On The Red Carpet (OTRC) is an American syndicated show which carries celebrity news, Hollywood events and features about celebrity style produced by ABC Owned Television Stations for KABC-TV and Disney–ABC Domestic Television.

==History==
On the Red Carpet was originally launched in 2002 as an effort by KABC to brand their local coverage of the Academy Awards leading into the national coverage from ABC. They decided to continue the site and build the traffic.

On March 14, 2010, the Sunday after the Academy Awards, On the Red Carpet was launched as a weekly series for KABC. Seven other ABC Owned Television Stations soon carried the show, with San Diego ABC affiliate KGTV San Diego also following.

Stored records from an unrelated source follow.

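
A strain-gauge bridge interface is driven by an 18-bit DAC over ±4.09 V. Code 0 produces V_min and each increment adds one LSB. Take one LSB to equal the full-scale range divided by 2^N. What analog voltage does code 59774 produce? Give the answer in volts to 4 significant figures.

-2.225 V

Span: 4.09 V − (-4.09 V) = 8.18 V. LSB = 8.18 V / 2^18.
V_out = -4.09 + 59774 × (8.18/262144) V
      = -4.09 + 1.86520 = -2.22480 V.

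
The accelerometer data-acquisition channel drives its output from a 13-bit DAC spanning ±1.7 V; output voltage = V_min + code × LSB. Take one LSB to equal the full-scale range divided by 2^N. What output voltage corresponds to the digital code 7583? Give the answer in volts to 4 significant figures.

Range = 1.7 − (-1.7) = 3.4 V. LSB = 3.4 V / 2^13.
V_out = V_min + code × LSB = -1.7 V + 7583 × 3.4 V / 8192
      = -1.7 + 3.14724 = 1.44724 V.

1.447 V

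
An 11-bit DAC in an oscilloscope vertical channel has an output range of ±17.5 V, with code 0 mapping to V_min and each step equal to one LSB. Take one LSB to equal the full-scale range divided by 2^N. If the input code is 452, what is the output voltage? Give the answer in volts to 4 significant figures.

The full-scale span is 17.5 − (-17.5) = 35 V. LSB = 35 V / 2^11.
V_out = V_min + code × LSB = -17.5 V + 452 × 35 V / 2048
      = -17.5 + 7.72461 = -9.77539 V.

-9.775 V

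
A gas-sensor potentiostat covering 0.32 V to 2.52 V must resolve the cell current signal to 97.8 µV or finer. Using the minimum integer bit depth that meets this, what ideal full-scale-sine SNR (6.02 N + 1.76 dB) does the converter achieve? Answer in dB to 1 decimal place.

Full-scale range = 2.52 V − (0.32 V) = 2.2 V.
Need 2^N ≥ 2.2 V / 97.8 µV = 22490 → N_min = 15.
Ideal SNR at N = 15: 6.02·15 + 1.76 = 92.1 dB.

92.1 dB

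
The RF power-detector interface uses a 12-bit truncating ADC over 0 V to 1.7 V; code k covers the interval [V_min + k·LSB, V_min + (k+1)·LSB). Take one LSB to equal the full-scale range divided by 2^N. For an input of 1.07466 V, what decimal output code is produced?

2589

Span = 1.7 V. LSB = 1.7 V / 2^12 ≈ 415.0 µV.
V_in − V_min = 1.07466 − (0) = 1.07466 V.
Divide by LSB: 1.07466 × 4096/1.7 = 2589.2984.
Truncating gives code 2589.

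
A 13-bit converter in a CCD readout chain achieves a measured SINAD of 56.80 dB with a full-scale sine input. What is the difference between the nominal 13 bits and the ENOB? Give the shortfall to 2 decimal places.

3.86 bits

N_eff = (56.80 − 1.76)/6.02 = 9.1429 bits.
Lost resolution: 13 − 9.1429 = 3.8571 bits.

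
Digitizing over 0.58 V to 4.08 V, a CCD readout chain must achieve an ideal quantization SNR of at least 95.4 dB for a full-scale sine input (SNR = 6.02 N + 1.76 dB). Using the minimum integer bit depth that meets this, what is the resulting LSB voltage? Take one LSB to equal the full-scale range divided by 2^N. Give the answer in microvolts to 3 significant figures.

The full-scale span is 4.08 − (0.58) = 3.5 V.
6.02 N + 1.76 ≥ 95.4 gives N ≥ 15.555, so the minimum integer is 16.
One LSB is 3.5 V / 65536 = 53.4 µV.

53.4 µV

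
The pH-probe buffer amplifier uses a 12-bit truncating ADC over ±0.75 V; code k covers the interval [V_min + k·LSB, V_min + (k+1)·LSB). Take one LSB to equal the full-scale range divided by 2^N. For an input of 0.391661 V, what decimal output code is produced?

Full-scale range = 0.75 V − (-0.75 V) = 1.5 V. LSB = 1.5 V / 2^12 ≈ 366.2 µV.
V_in − V_min = 0.391661 − (-0.75) = 1.141661 V.
Divide by LSB: 1.141661 × 4096/1.5 = 3117.4956.
Truncating gives code 3117.

3117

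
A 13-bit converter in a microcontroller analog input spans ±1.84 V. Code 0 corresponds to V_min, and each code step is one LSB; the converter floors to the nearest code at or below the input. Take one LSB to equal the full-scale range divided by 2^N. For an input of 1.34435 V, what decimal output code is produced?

7088

The full-scale span is 1.84 − (-1.84) = 3.68 V. LSB = 3.68 V / 2^13 ≈ 449.2 µV.
(V_in − V_min) × 2^13/range = (1.34435 − (-1.84)) × 8192/3.68 = 7088.640.
Floor → code = 7088.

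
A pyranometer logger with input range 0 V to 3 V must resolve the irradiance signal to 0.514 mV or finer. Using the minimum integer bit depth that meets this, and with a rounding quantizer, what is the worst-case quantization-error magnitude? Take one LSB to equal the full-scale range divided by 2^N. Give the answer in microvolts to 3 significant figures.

Range is 3 V.
Levels needed ≥ 3/0.514 mV = 5837. 2^13 = 8192 suffices, so N_min = 13.
One LSB is 3 V / 8192 = 366.21 µV.
|e|_max = LSB/2 = 183 µV.

183 µV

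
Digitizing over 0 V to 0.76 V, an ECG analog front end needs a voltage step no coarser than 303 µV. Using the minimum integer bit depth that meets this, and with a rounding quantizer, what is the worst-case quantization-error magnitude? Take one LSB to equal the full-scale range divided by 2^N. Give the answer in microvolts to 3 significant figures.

Range is 0.76 V.
Required number of levels: 0.76/303 µV = 2508.3; smallest N with 2^N ≥ that is 12.
Step size = 0.76/4096 V = 185.55 µV.
|e|_max = LSB/2 = 92.8 µV.

92.8 µV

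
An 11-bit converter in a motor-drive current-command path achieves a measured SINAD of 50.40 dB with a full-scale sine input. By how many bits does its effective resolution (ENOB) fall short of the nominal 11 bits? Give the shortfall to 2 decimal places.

ENOB = (SINAD − 1.76)/6.02 = (50.40 − 1.76)/6.02 = 8.0797 bits.
Lost resolution: 11 − 8.0797 = 2.9203 bits.

2.92 bits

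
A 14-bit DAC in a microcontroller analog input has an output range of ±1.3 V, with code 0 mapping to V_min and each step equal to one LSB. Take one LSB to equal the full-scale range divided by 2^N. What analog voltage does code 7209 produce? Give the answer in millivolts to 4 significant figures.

-156.0 mV

The full-scale span is 1.3 − (-1.3) = 2.6 V. LSB = 2.6 V / 2^14.
V_out = V_min + code × LSB = -1.3 V + 7209 × 2.6 V / 16384
      = -1.3 V + 1.14401 V = -0.155994 V.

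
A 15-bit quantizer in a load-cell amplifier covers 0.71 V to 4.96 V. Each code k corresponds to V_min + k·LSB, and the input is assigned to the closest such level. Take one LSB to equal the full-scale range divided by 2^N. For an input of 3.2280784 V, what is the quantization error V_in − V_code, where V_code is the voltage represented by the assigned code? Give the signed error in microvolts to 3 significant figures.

Full-scale range = 4.96 V − (0.71 V) = 4.25 V. LSB = 4.25 V / 2^15 ≈ 129.7 µV.
(V_in − V_min)/LSB = (3.2280784 − (0.71)) × 32768/4.25 = 19414.6807 → nearest code k = 19415.
V_code = V_min + k × range/2^15 = 0.71 + 19415 × 4.25/32768 = 3.2281198120 V.
Error = V_in − V_code = 3.2280784 − (3.2281198120) = −41.4 µV.

−41.4 µV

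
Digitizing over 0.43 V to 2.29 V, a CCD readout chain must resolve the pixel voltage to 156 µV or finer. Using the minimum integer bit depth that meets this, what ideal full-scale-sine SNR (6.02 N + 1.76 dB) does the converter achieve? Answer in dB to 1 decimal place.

86.0 dB

Range = 2.29 − (0.43) = 1.86 V.
Required number of levels: 1.86/156 µV = 11923; smallest N with 2^N ≥ that is 14.
Ideal SNR at N = 14: 6.02·14 + 1.76 = 86.0 dB.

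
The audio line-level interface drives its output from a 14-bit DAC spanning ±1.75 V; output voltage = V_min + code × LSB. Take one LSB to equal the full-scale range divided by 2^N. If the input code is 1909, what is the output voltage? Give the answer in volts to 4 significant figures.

Full-scale range = 1.75 V − (-1.75 V) = 3.5 V. LSB = 3.5 V / 2^14.
V_out = V_min + code × LSB = -1.75 V + 1909 × 3.5 V / 16384
      = -1.75 V + 0.407806 V = -1.34219 V.

-1.342 V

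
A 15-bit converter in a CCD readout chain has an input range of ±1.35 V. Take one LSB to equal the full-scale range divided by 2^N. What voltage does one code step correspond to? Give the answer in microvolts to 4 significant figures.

82.40 µV

Range = 1.35 − (-1.35) = 2.7 V.
Number of codes = 2^15 = 32768.
Step size = 2.7/32768 V = 82.40 µV.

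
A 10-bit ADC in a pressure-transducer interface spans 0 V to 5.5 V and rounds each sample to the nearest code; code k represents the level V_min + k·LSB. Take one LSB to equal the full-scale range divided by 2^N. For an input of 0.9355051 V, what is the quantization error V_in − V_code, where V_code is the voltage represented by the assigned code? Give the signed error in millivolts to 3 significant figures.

Full-scale range = 5.5 V. LSB = 5.5 V / 2^10 ≈ 5.371 mV.
(0.9355051 − (0)) / LSB = 0.9355051 × 1024/5.5 = 174.1740. Nearest integer: k = 174.
V_code = V_min + k × range/2^10 = 0 + 174 × 5.5/1024 = 0.9345703125 V.
Error = V_in − V_code = 0.9355051 − (0.9345703125) = +0.935 mV.

+0.935 mV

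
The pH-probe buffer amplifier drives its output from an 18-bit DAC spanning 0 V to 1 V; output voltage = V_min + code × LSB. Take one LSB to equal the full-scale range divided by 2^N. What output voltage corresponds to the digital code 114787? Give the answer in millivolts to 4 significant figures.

V_FS = 1 V. LSB = 1 V / 2^18.
Output = V_min + (114787/262144) × range = 0 + 0.437878 × 1 V
      = 0 + 0.437878 = 0.437878 V.

437.9 mV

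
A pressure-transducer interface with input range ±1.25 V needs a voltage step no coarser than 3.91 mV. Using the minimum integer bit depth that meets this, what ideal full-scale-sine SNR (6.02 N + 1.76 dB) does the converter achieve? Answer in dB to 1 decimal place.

Span: 1.25 V − (-1.25 V) = 2.5 V.
Need 2^N ≥ 2.5 V / 3.91 mV = 639.4 → N_min = 10.
Ideal SNR at N = 10: 6.02·10 + 1.76 = 62.0 dB.

62.0 dB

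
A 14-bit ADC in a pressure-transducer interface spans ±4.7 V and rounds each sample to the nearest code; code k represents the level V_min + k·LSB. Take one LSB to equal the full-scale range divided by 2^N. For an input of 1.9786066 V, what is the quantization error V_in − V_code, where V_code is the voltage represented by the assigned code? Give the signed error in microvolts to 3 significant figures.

Range = 4.7 − (-4.7) = 9.4 V. LSB = 9.4 V / 2^14 ≈ 0.5737 mV.
(V_in − V_min)/LSB = (1.9786066 − (-4.7)) × 16384/9.4 = 11640.6692 → nearest code k = 11641.
V_code = -4.7 + (11641/16384) × 9.4 = 1.9787963867 V.
e = 1.9786066 − (1.9787963867) = −190 µV.

−190 µV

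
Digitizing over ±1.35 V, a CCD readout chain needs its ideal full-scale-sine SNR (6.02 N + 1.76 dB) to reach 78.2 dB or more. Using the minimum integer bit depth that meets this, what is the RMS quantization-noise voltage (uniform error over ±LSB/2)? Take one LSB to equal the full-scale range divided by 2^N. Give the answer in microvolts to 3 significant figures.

95.1 µV

The full-scale span is 1.35 − (-1.35) = 2.7 V.
N ≥ (78.2 − 1.76)/6.02 = 12.698 → N_min = 13.
Step size = 2.7/8192 V = 329.59 µV.
V_rms = LSB/√12 = 95.1 µV.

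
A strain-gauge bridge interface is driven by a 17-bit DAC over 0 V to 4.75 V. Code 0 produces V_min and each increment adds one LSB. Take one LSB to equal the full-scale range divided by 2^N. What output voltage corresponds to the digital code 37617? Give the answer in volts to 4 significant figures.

1.363 V

V_FS = 4.75 V. LSB = 4.75 V / 2^17.
V_out = V_min + code × LSB = 0 V + 37617 × 4.75 V / 131072
      = 0 V + 1.36323 V = 1.36323 V.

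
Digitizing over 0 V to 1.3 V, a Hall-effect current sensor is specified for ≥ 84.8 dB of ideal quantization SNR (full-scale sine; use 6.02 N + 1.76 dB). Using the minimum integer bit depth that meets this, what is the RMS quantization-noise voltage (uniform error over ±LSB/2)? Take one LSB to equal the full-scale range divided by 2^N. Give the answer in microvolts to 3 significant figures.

Span = 1.3 V.
N ≥ (84.8 − 1.76)/6.02 = 13.794 → N_min = 14.
LSB = 1.3 V ÷ 2^14 = 1.3/16384 V = 79.346 µV.
V_rms = LSB/√12 = 22.9 µV.

22.9 µV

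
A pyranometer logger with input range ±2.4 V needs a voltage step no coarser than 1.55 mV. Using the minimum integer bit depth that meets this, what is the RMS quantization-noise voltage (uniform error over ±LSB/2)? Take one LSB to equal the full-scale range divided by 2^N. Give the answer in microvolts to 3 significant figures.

Range = 2.4 − (-2.4) = 4.8 V.
Need 2^N ≥ 4.8 V / 1.55 mV = 3097 → N_min = 12.
LSB = 4.8 V / 2^12 = 1.1719 mV.
V_rms = LSB/√12 = 338 µV.

338 µV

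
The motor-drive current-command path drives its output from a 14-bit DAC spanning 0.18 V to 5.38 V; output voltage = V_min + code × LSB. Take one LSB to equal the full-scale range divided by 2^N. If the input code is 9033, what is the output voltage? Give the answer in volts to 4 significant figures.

3.047 V

Full-scale range = 5.38 V − (0.18 V) = 5.2 V. LSB = 5.2 V / 2^14.
V_out = V_min + code × LSB = 0.18 V + 9033 × 5.2 V / 16384
      = 0.18 V + 2.86692 V = 3.04692 V.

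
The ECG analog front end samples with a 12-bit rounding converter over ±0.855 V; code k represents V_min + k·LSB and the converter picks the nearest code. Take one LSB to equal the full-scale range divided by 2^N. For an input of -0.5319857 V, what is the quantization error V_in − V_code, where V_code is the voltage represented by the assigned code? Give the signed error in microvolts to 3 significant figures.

−116 µV

Range = 0.855 − (-0.855) = 1.71 V. LSB = 1.71 V / 2^12 ≈ 417.5 µV.
(-0.5319857 − (-0.855)) / LSB = 0.3230143 × 4096/1.71 = 773.7231. Nearest integer: k = 774.
V_code = V_min + k × range/2^12 = -0.855 + 774 × 1.71/4096 = -0.5318701172 V.
Error = V_in − V_code = -0.5319857 − (-0.5318701172) = −116 µV.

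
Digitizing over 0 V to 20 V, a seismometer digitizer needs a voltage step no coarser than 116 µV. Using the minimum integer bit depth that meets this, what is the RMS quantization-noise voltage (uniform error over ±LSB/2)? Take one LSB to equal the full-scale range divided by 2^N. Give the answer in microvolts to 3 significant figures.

Range is 20 V.
Levels needed ≥ 20/116 µV = 172400. 2^18 = 262144 suffices, so N_min = 18.
Step size = 20/262144 V = 76.294 µV.
V_rms = LSB/√12 = 22.0 µV.

22.0 µV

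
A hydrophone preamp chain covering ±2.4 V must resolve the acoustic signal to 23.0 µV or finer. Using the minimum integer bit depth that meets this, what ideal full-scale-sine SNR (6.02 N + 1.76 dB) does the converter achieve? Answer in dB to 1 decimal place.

The full-scale span is 2.4 − (-2.4) = 4.8 V.
4.8 V / 23.0 µV = 208700. Since 2^17 = 131072 and 2^18 = 262144, N = 18.
6.02(18) + 1.76 = 110.12 dB.

110.1 dB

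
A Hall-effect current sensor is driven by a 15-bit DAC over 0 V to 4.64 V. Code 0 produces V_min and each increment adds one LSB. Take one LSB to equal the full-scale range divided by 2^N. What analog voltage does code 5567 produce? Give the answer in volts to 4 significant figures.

0.7883 V

V_FS = 4.64 V. LSB = 4.64 V / 2^15.
Output = V_min + (5567/32768) × range = 0 + 0.169891 × 4.64 V
      = 0 V + 0.788296 V = 0.788296 V.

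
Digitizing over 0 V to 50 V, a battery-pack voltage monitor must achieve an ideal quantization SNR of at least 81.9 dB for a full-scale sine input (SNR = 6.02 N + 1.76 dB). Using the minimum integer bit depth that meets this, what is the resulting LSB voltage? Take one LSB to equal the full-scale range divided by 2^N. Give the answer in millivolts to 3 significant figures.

Full-scale range = 50 V.
Solving 6.02 N ≥ 81.9 − 1.76: N ≥ 13.312. Round up → N = 14.
LSB = 50 V / 2^14 = 3.05 mV.

3.05 mV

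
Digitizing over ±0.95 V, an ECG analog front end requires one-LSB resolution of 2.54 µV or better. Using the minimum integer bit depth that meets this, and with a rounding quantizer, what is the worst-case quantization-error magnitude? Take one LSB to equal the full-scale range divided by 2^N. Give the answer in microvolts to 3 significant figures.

Span: 0.95 V − (-0.95 V) = 1.9 V.
Levels needed ≥ 1.9/2.54 µV = 748000. 2^20 = 1048576 suffices, so N_min = 20.
LSB = 1.9 V / 2^20 = 1.8120 µV.
Max error for round-to-nearest is LSB/2 = 0.906 µV.

0.906 µV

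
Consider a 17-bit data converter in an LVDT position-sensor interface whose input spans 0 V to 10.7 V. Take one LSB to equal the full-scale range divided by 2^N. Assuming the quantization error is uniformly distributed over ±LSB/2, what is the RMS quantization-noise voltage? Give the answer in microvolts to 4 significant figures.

23.57 µV

Full-scale range = 10.7 V.
LSB = 10.7 V / 2^17 = 81.6345 µV.
For a uniform distribution on [−LSB/2, +LSB/2], V_rms = LSB/√12 = 81.6345 µV/3.4641 = 23.57 µV.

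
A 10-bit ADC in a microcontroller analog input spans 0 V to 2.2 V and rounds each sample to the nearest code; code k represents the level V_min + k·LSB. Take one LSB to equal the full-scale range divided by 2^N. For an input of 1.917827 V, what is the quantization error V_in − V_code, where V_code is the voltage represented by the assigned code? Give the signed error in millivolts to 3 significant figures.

V_FS = 2.2 V. LSB = 2.2 V / 2^10 ≈ 2.148 mV.
(1.917827 − (0)) / LSB = 1.917827 × 1024/2.2 = 892.6613. Nearest integer: k = 893.
V_code = V_min + k × range/2^10 = 0 + 893 × 2.2/1024 = 1.918554688 V.
Error = V_in − V_code = 1.917827 − (1.918554688) = −0.728 mV.

−0.728 mV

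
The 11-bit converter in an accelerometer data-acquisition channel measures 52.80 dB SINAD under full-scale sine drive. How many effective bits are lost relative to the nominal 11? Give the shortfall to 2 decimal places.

2.52 bits

Effective bits = (52.80 − 1.76)/6.02 = 8.4784.
Lost resolution: 11 − 8.4784 = 2.5216 bits.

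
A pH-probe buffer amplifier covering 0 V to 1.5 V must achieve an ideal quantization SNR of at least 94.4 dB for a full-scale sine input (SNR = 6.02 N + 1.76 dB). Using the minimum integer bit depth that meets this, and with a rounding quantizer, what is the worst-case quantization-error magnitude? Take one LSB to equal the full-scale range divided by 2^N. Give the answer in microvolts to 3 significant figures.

V_FS = 1.5 V.
Required N = ⌈(94.4 − 1.76)/6.02⌉ = ⌈15.389⌉ = 16.
LSB = 1.5 V / 2^16 = 22.888 µV.
Half an LSB is 11.4 µV.

11.4 µV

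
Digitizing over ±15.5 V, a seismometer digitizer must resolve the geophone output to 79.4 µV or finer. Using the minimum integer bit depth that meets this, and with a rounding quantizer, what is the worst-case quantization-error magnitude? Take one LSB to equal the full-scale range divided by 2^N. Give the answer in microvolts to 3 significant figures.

29.6 µV

Full-scale range = 15.5 V − (-15.5 V) = 31 V.
31 V / 79.4 µV = 390400. Since 2^18 = 262144 and 2^19 = 524288, N = 19.
LSB = 31 V ÷ 2^19 = 31/524288 V = 59.128 µV.
Max error for round-to-nearest is LSB/2 = 29.6 µV.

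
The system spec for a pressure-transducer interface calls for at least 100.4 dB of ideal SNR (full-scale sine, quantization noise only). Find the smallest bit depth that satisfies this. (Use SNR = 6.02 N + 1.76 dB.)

Required N = ⌈(100.4 − 1.76)/6.02⌉ = ⌈16.385⌉ = 17.

17 bits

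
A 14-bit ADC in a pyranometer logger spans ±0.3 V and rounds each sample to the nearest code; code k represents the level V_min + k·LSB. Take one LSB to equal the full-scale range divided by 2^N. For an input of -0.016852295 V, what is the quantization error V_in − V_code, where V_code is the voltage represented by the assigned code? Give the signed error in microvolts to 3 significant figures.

Span: 0.3 V − (-0.3 V) = 0.6 V. LSB = 0.6 V / 2^14 ≈ 36.62 µV.
Position in LSBs: (-0.016852295 − (-0.3)) × 16384/0.6 = 7731.8200; rounding gives k = 7732.
V_code = -0.3 + (7732/16384) × 0.6 = -0.016845703125 V.
e = -0.016852295 − (-0.016845703125) = −6.59 µV.

−6.59 µV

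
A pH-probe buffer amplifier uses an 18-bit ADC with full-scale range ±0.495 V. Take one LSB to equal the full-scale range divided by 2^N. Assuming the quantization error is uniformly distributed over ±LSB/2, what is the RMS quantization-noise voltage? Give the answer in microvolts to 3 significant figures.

Span: 0.495 V − (-0.495 V) = 0.99 V.
LSB = 0.99 V ÷ 2^18 = 0.99/262144 V = 3.7766 µV.
σ_q = LSB/√12 = 3.7766 µV/3.4641 = 1.09 µV.

1.09 µV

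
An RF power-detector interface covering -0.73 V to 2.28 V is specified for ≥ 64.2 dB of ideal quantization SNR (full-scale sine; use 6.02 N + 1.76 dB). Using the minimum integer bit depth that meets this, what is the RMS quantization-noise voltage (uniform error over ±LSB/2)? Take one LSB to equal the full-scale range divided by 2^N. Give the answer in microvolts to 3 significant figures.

424 µV

Range = 2.28 − (-0.73) = 3.01 V.
6.02 N + 1.76 ≥ 64.2 gives N ≥ 10.372, so the minimum integer is 11.
Step size = 3.01/2048 V = 1.4697 mV.
V_rms = LSB/√12 = 424 µV.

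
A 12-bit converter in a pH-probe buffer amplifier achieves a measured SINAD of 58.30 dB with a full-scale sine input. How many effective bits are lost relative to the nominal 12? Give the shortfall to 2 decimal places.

Effective bits = (58.30 − 1.76)/6.02 = 9.3920.
Shortfall = 12 − 9.3920 = 2.6080 bits.

2.61 bits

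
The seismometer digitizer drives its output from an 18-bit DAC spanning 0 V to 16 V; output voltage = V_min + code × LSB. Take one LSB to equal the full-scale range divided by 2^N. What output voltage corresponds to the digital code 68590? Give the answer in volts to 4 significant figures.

4.186 V

Span = 16 V. LSB = 16 V / 2^18.
V_out = 0 + 68590 × (16/262144) V
      = 0 + 4.18640 = 4.18640 V.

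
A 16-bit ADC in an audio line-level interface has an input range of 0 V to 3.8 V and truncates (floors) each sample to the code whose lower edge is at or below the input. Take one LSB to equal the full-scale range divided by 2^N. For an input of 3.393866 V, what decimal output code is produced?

58531

V_FS = 3.8 V. LSB = 3.8 V / 2^16 ≈ 57.98 µV.
code = ⌊(V_in − V_min)/LSB⌋ = ⌊(V_in − V_min) × 2^16 / range⌋
     = ⌊(3.393866 − (0)) × 65536 / 3.8⌋ = ⌊3.393866 × 65536/3.8⌋
     = ⌊58531.685⌋ = 58531.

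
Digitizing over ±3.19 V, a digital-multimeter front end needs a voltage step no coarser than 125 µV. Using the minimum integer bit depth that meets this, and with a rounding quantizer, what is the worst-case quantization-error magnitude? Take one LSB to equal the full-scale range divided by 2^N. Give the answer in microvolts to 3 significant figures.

The full-scale span is 3.19 − (-3.19) = 6.38 V.
Required number of levels: 6.38/125 µV = 51040; smallest N with 2^N ≥ that is 16.
Step size = 6.38/65536 V = 97.351 µV.
Max error for round-to-nearest is LSB/2 = 48.7 µV.

48.7 µV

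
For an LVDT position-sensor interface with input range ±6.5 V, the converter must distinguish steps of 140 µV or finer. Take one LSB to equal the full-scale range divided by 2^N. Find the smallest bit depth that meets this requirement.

Range = 6.5 − (-6.5) = 13 V.
Need 2^N ≥ 13 V / 140 µV = 92860 → N_min = 17.

17 bits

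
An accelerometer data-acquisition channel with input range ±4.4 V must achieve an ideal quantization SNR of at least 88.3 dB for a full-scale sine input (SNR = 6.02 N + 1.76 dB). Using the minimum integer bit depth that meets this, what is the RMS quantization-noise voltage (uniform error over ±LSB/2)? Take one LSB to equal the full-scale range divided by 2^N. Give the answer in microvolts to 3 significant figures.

The full-scale span is 4.4 − (-4.4) = 8.8 V.
6.02 N + 1.76 ≥ 88.3 gives N ≥ 14.375, so the minimum integer is 15.
LSB = 8.8 V ÷ 2^15 = 8.8/32768 V = 268.55 µV.
V_rms = LSB/√12 = 77.5 µV.

77.5 µV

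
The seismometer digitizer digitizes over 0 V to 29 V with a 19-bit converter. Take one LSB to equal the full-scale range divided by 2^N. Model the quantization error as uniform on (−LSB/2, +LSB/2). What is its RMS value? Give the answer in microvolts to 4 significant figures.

V_FS = 29 V.
One LSB is 29 V / 524288 = 55.3131 µV.
For a uniform distribution on [−LSB/2, +LSB/2], V_rms = LSB/√12 = 55.3131 µV/3.4641 = 15.97 µV.

15.97 µV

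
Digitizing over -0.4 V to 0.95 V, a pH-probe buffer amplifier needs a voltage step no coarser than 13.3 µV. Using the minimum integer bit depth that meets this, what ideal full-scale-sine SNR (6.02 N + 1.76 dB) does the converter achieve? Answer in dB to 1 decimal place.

Full-scale range = 0.95 V − (-0.4 V) = 1.35 V.
Levels needed ≥ 1.35/13.3 µV = 101500. 2^17 = 131072 suffices, so N_min = 17.
6.02(17) + 1.76 = 104.10 dB.

104.1 dB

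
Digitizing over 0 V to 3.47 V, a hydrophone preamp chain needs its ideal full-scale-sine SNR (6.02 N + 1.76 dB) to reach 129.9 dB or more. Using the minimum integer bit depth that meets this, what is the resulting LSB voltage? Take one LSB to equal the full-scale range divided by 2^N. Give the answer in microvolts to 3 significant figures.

0.827 µV

V_FS = 3.47 V.
Solving 6.02 N ≥ 129.9 − 1.76: N ≥ 21.286. Round up → N = 22.
One LSB is 3.47 V / 4194304 = 0.827 µV.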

The show began to be carried by the national digital subchannel, the Live Well Network, also owned by AOTS, in the fall of 2010, with the addition of Chris Balish, as co-host. Balish left the show in 2012. The series produced their live Oscar special in 2012, which featured the college journalist winners of the Academy of Motion Picture Arts and Sciences's Red Carpet Journalist Contest assisting in the interviews.

The show moved from the Live Well Network to national syndication on September 14, 2013 with a return to a single host, mainly on ABC affiliates and usually airing on Saturday or Sunday afternoons against sports on other networks.

On June 27, 2014, the OTRC.com website was shut down with the show using social media instead for content releases. The syndicated program ended production with their September 13, 2014 edition, but the On the Red Carpet banner will remain for KABC's Oscars coverage in the future. In recent years, OTRC has expanded to include coverage of other awards shows and film festivals.

==Format==
In its form, On The Red Carpet aired for half an hour every Sunday evening at 6:30 p.m. on KABC and is designed as a weekend slotted show with stations scheduling it in the access hour and late-fringe time-slots. The series was sold on an all-barter basis to stations with the ad split, 4 minutes local and three three-and-a-half minutes national per episode.

It was hosted by Miss USA 2007 winner Rachel Smith and produced by KABC-TV’s news department. The episodes are shot on location instead of in studio. The show is composed of celebrity news, exclusive set visits, first looks at upcoming film and television projects, and one-on-one interviews with Hollywood talents and celebrities.